Ölümler yoluyla göç yönetimi
Önce bölgesel eşitsizlik ve adaletsizlik vardı. Sonra göçler. Ve sonra sınır duvarları. Sonra da devletlerin düzensiz göç yönetimi olarak sınır ölümleri. Devletler sadece sınırlarından kimin girip kimin giremeyeceğine değil, kimin yaşayıp kimin öleceğine de karar veriyor. Bazı hayatların kolayca harcanabileceği düşüncesi bir nekropolitika/ölüm siyasetidir. Filozof Achille Mbembe’nin "kimin önemli kimin önemsiz, kimin hayatının daha kolay harcanabilir ve kiminkinin harcanamaz olduğunu belirleme kapasitesi" olarak tanımladığı nekropolitika, insan yaşamının hükûmetlerin gözündeki dereceli değerlerini aydınlatan bir çerçeve sunuyor ve ‘hakim güce ne kadar yakınsanız, hayatınızın o kadar değerli’ olduğunu söylüyor. Diğerlerinin yaşamları ise zaten yaşanmaya değmez. Ve yaşamları yaşamdan sayılmayanların ölümleri de ölümden sayılmaz.

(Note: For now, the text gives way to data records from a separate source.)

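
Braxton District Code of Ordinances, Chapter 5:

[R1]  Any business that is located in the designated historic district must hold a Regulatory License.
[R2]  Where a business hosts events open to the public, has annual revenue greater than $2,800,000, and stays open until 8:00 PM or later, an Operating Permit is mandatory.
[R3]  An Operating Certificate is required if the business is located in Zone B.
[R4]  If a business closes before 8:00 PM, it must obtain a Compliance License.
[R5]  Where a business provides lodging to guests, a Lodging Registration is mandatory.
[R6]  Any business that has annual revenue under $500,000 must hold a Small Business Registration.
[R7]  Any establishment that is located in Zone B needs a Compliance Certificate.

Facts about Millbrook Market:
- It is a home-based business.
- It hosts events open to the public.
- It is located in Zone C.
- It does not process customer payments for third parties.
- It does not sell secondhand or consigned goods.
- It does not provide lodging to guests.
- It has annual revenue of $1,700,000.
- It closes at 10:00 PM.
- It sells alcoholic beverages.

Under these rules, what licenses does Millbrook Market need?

None

[R1] is located in Zone C (not: is located in the designated historic district) → Regulatory License not required.
[R2] hosts events open to the public; revenue $1,700,000 ≤ $2,800,000; closes 10:00 PM, after 8:00 PM → Operating Permit not required.
[R3] is located in Zone C (not: is located in Zone B) → Operating Certificate not required.
[R4] closes 10:00 PM, after 8:00 PM → Compliance License not required.
[R5] does not provide lodging to guests → Lodging Registration not required.
[R6] revenue $1,700,000 ≥ $500,000 → Small Business Registration not required.
[R7] is located in Zone C (not: is located in Zone B) → Compliance Certificate not required.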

Yaşamlarına değer verilmeyenlerin tıpkı sınır mezarlıklarındakiler gibi ölümlerinden sonra yası tutulmaz. Judith Butler ‘yas tutma öyle basit bir mesele değil fakat yaşamı kayda değer kılmanın bir yoludur’ diyordu. Öyleyse bir yaşamı yası tutulabilir kılan neydi?